Nous avons complètement miné ce processus en mettant en œuvre un programme qui a permis aux entreprises d’embaucher une main-d’œuvre peu dispendieuse au lieu de réaliser les investissements dont nous avions vraiment besoin. Le fait d’injecter plus d’argent dans l’économie aiderait aussi à encourager davantage d’investissements dans la machinerie et l’équipement.
Avec tout le respect que je lui dois, la sous-gouverneur plaide en fait en faveur d’un rafistolage du processus. Le niveau de productivité le plus élevé de loin a été atteint pendant la Deuxième Guerre mondiale, alors que les dépenses du gouvernement s’établissaient à près de 50 % du produit intérieur brut. À ce moment-là, notre productivité est partie en flèche et n’avait rien à voir avec ce qu’elle est aujourd’hui. Ce genre de leadership et de stimulation de l’économie a eu des répercussions qui se sont fait sentir pendant des décennies. De nouvelles technologies et de toutes nouvelles industries en sont nées. Il ne s’agissait pas d’un rafistolage de la réglementation.
La sénatrice Kingston : ... dans la population active également. Merci.
[Français]
La sénatrice Hébert : Ma question s’adresse d’abord à M. Aubin. Vous avez défini plus tôt ce qui passerait dans les dépenses en immobilisations du gouvernement. Vous avez parlé des subventions pour les entreprises en ce qui a trait à différents programmes d’investissement du gouvernement, notamment les programmes sur les logements. J’aimerais vous entendre à ce sujet; c’est peut-être une formalité, mais elle est quand même importante. Il y a des équipes, il y a des gens, il y a des dépenses de fonctionnement associées à l’administration de ces programmes.
Pensez-vous que le gouvernement devrait, dans sa présentation budgétaire, distinguer ces montants qui seront consentis des dépenses en immobilisations? Ma question est importante, car cela peut faire en sorte que certains organismes ou ministères soient soustraits aux efforts de compressions budgétaires ou aux efforts de gains d’efficience que devront faire plusieurs ministères et organismes.
M. Aubin : C’est une bonne question. Pour résumer, les dépenses en immobilisations comprendront-elles les coûts administratifs au lieu de comprendre seulement les dépenses qui vont directement au secteur privé?
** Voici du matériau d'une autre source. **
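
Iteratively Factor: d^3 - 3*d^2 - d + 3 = (d - 3)*(d^2 - 1) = (d - 3)*(d - 1)*(d + 1)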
Je dis que c’est une bonne question, parce que nous n’avons pas assez de détails actuellement.
La sénatrice Hébert : Quelle est votre opinion à vous?
M. Aubin : Mon opinion à moi?
La sénatrice Hébert : Est-ce que cela devrait l’être?
M. Aubin : C’est vraiment une question de politique; selon les principes comptables établis, les coûts administratifs comme ceux-là seraient une dépense.
La sénatrice Hébert : De fonctionnement.
M. Aubin : Oui, effectivement.
La sénatrice Hébert : Ma deuxième question s’adresse à M. Cochrane; je suis l’une de ces économistes orthodoxes naïves dont vous avez parlé un peu plus tôt.
Monsieur Cochrane, dans ma carrière, j’ai eu la chance d’être une voix pour les PME canadiennes et de siéger à plusieurs comités gouvernementaux, qui étaient représentés par des syndicats, des représentants d’entreprise et d’autres acteurs de la société civile. Or, j’ai pu constater la richesse de cette collaboration. Nous nous dirigeons vers une reconstruction de l’économie canadienne qui exigera que tout le monde mette de l’eau dans son vin, tant les employeurs que le gouvernement et l’ensemble des acteurs de la société. Que feront les syndicats pour participer à cette agilité collective, qui est dans l’intérêt de tout le monde, tout en favorisant le dialogue social dans le processus?
[Traduction]
M. Cochrane : Merci beaucoup de la question. Les syndicats sont un contrepoids essentiel dans notre économie. Lorsque les syndicats étaient plus forts, l’inégalité du revenu et de la richesse était beaucoup plus basse qu’elle ne l’est maintenant. Étant donné que les syndicats sont devenus moins puissants dans notre économie, ils sont moins en mesure de contrer le pouvoir des employeurs.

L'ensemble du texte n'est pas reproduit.